As mentioned before, the way out is to be more open minded and to adjust the approval process by separating highly manipulated modern gene, biological and chemical based technologies from those easily performed at a physician as a medical procedure with own, autologous cell and stem cells.

In Europe, PRP treatment is considered not to be an advanced therapeutic medicinal product and can be used freely, whereas autologous stem cells are considered as ATMPs and therefore has to be following the clinical trial concept before used in human application.  This shows clearly that regulators do not understand the new technology as they rule old and new with the same regulation, blocking clearly scientific advances.

As long as the discussion “standardized medical treatment with industrial GMP processed patented products” versus “personalized treatment with autologous cell and stem cells as a bed side treatment by a physician as a medical but not product procedure” is not fully separated in the regulatory framework, medical treatment advance will be applied in countries where this concept is understood and regulated accordingly, like Japan , Australia, many other Asian countries, but also Panama, Mexico or the Bahama,  not following the somewhat outdated regulatory framework, but already adjusted it to support the new medical treatment technology.

The dilemma and poor result of R&D effort and its commercialization with regulated advanced medical products (ATMPs) is well documented by the review of approved ATMPs in Europe, by Christopher Bravery and a clear indication why we in Western Countries are facing a growing medical tourism, or even a kind of underground treatment activity, while the industry and sponsored scientific institutes claims, that doctors performing increasingly treatments with so-called unproven products and methods.
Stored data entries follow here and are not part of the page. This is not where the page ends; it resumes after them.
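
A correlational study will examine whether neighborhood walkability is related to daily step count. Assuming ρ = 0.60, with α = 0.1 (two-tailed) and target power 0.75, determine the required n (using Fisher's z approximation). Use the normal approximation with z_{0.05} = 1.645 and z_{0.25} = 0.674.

Fisher's z: C = ½·ln((1+r)/(1−r)) = ½·ln(4.0000) = 0.6931.
n = ((z_{α/2} + z_β)/C)² + 3.
(1.645 + 0.674) / 0.6931 = 2.319 / 0.6931 = 3.346.
n = 3.346² + 3 = 11.19 + 3 = 14.2.
Round up.

n = 15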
In our today’s globalized environment, patients have the possibility to find help in their “unmet medical need” by searching the digital information world available 24-7-365 times, and ONLY need to look for qualified clinics, as autologous cell and stem cell treatment had been proven all over the world to be safe and at least partially effective as documented in thousands of anecdotal studies and individual testimonies have shown.  
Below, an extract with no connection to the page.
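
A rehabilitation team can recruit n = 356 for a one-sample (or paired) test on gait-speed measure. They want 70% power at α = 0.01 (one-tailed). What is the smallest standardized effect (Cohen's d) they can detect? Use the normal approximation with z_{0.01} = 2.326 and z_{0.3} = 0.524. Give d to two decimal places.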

An anecdote is a story, and according the mainstream medicine not a study, as it refers to an individual’s experience with their disease or symptoms and the effort by a physician, often applying complementary and alternative medical treatments to treat a medical condition. People, but also modern, open minded physician, generally find anecdotes highly compelling, while regulatory agency and the allopathy trained scientists and doctors are deeply suspicious of anecdotes, claiming that they are not controlled studies, i.e. following the clinical trial route, and therefore cannot be considered as evidence based studies, like done with regulatory approved medicinal products.

Well, on 3 December 1967, South African doctor, Dr Christiaan (Chris) Barnard, performed the world’s first human to human heart transplant,  Dolly the sheep, on July 5, 1996,  was the first mammal to have been successfully cloned from an adult cell. If regulatory would have been involved, this never would have happened, besides it was anecdotal, and today it has opened up a huge new field of applied science, where heart transplant is after 50 years accepted as a medical option by mainstream medicine. Dolly was cloned by a team of Scottish  scientists at the Roslin Institute, part of the University of Edinburgh, Scotland, and Cloning a mammal defied the scientific dogma of its time. The success led to dire and fantastic predictions: Humans would be cloned. Diseases would be prevented. Lost children rebirthed, resulting that regulatory agencies all over the world started to define what maybe ethical cloning and what not. Today we can say that Cloning has had a bigger impact on science, but a smaller one on human life, than many expected. What will be considered as “normal” is time dependent and what will be in 20 or more years from now, who knows?

The only thing to add to this is, wherever you are, whatever your profession is, if you have not yet understood that everything has a life cycle, and changes are a continuous process of life and environment, please visit an open minded medical professional to  “Welcome you to the constantly changing 21st Century environment”!